A 43-year-old male with chronic hepatitis C presented with jaundice, ascites, and easy fatigability, with no history of hypertension, diabetes, or prior kidney disease. Physical examination revealed stable hemodynamics, jaundice, ascites, and mild peripheral edema. Laboratory findings showed a rapid rise in serum creatinine from 0.97 to 5.9 mg/dL and urea from 20 to 122 mg/dL, accompanied by microscopic hematuria, proteinuria, and a urinary albumin-to-creatinine ratio >300 mg/g. Sepsis markers were elevated (leukocytosis, high C-reactive protein, and procalcitonin). Liver function tests indicated hyperbilirubinemia (Total Bilirubin 47.93mg/dl, Direct Bilirubin 31.19) and increased transaminases (GOT/GPT : 277/152). Chest radiograph showed pneumonia, and abdominal ultrasound revealed liver cirrhosis with normal-sized kidneys.

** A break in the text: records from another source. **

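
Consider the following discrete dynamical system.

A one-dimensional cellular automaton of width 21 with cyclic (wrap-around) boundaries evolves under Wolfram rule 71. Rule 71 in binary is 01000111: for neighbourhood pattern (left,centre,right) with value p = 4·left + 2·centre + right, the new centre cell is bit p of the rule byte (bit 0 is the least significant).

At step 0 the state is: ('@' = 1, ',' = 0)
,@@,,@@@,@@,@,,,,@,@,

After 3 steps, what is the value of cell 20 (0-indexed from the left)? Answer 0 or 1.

0

[0] ,@@,,@@@,@@,@,,,,@,@,
[1] @,@,@,,@,,@,@,@@@@,@,
[2] @,@,@,@@,@@,@,,,,@,@,
[3] @,@,@,,@,,@,@,@@@@,@,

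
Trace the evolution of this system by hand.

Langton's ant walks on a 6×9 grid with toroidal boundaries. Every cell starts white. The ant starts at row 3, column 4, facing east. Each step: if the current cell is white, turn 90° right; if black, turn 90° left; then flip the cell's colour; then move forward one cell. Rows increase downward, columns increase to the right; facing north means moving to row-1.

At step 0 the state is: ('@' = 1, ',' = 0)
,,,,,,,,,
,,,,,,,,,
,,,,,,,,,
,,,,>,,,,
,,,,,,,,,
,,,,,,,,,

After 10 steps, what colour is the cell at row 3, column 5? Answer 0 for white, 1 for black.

k=0  ,,,,,,,,,
,,,,,,,,,
,,,,,,,,,
,,,,>,,,,
,,,,,,,,,
,,,,,,,,,
k=1  ,,,,,,,,,
,,,,,,,,,
,,,,,,,,,
,,,,@,,,,
,,,,v,,,,
,,,,,,,,,
k=2  ,,,,,,,,,
,,,,,,,,,
,,,,,,,,,
,,,,@,,,,
,,,<@,,,,
,,,,,,,,,
k=3  ,,,,,,,,,
,,,,,,,,,
,,,,,,,,,
,,,^@,,,,
,,,@@,,,,
,,,,,,,,,
k=4  ,,,,,,,,,
,,,,,,,,,
,,,,,,,,,
,,,@>,,,,
,,,@@,,,,
,,,,,,,,,
k=5  ,,,,,,,,,
,,,,,,,,,
,,,,^,,,,
,,,@,,,,,
,,,@@,,,,
,,,,,,,,,
k=6  ,,,,,,,,,
,,,,,,,,,
,,,,@>,,,
,,,@,,,,,
,,,@@,,,,
,,,,,,,,,
k=7  ,,,,,,,,,
,,,,,,,,,
,,,,@@,,,
,,,@,v,,,
,,,@@,,,,
,,,,,,,,,
k=8  ,,,,,,,,,
,,,,,,,,,
,,,,@@,,,
,,,@<@,,,
,,,@@,,,,
,,,,,,,,,
k=9  ,,,,,,,,,
,,,,,,,,,
,,,,^@,,,
,,,@@@,,,
,,,@@,,,,
,,,,,,,,,
k=10  ,,,,,,,,,
,,,,,,,,,
,,,<,@,,,
,,,@@@,,,
,,,@@,,,,
,,,,,,,,,

1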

The patient received antibiotics, albumin, terlipressin, and fluid restriction, and underwent hemodialysis to manage severe azotemia. Following infection control and volume correction, renal function improved without further dialysis.

We report a 43-year-old male case of Atypical Hepatorenal Syndrome triggered by sepsis associated with chronic hepatitis C, who experienced reversible renal dysfunction.